A few weeks ago I told you of my speculation of a promising crop of blackberries in the wilderness. I am pleased to report my prognostications were berry spot on. I have been three-for-three-for-three: 3- trips, 3- hours, 3-gallons over the past week.
Blackberry picking is relaxing from the business baloney dealt with on a daily (and sometimes nightly) basis.
It teaches improved observational skills as I look along my woodland walk for telltale signs of approaching blackberries. There are often tall canes of bright red berries at the edge of a patch contrasting with the green foliage—I call them signal berries—guiding me to where the masses of concealed ripe fruit might be. Usually, I don’t get much ripe pickings from the signal berries as, being out in the open, the woodland birds usually beat me to their ripe offerings.
But once a patch is located via the signal berries, frequently the interior fruits are big, juicy and plentiful…if you can get to them.
Picking blackberries teaches patience and dexterity to move blocking blackberry canes without getting the sharp end of a briar to allow access to the interior of a wild-grown patch. Once inside the honey…er, berry…hole, it is reaching, twisting, crouching, sometimes kneeling sometimes stretching to find the ripe fruit.
As I stretched and maneuvered I thought that berry picking could be called woodland yoga what with all of the peculiar positions I frequently find myself searching for then harvest the fruit. Sometimes it’s a hunkered down squat reaching up and around prickly briars to get to the fruit. Sometimes it is a standing lean over a briar, sometimes it is straddling and balancing on downed rotting treetops.
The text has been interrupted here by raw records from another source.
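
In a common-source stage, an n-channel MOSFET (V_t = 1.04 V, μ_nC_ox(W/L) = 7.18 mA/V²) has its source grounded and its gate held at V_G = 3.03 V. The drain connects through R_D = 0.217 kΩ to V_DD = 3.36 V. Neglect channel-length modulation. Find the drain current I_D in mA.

V_GS = V_G = 3.03 V, so V_ov = 3.03 − 1.04 = 1.99 V.
Assume saturation: I_D = ½ k_n V_ov² = 0.5 × 7.18 × 1.99² = 14.2 mA, giving V_DS = V_DD − I_D R_D = 3.36 − 14.2 × 0.217 = 0.275 V.
But 0.275 V < V_ov = 1.99 V, so the device is actually in triode.
In triode I_D = k_n[V_ov V_DS − ½ V_DS²] and I_D = (V_DD − V_DS)/R_D. Equating: 0.779 V_DS² − 4.101 V_DS + 3.36 = 0, giving V_DS = 1.02 V (the root below V_ov).
I_D = (3.36 − 1.02) / 0.217 = 10.8 mA.

I_D = 10.8 mA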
Blackberries like to grow where finding them is a challenge, I think.
And balancing is important in woodland yoga. Not for the exercise, but to not spill the bucket of berries. The longer I pick, the more frequently I check that the spring clip holding the heavier and heavier berry bucket to my britches. There comes a point when sweat, briar scratches, and thirst for some cool drink combine to tell me “That’s enough for this trip.”
So I meander my way back to the wilderness retreat, gingerly stepping over tree branches that offer more exercise for my now tired, sweaty body.
Tired & sweaty: it must have been a good workout.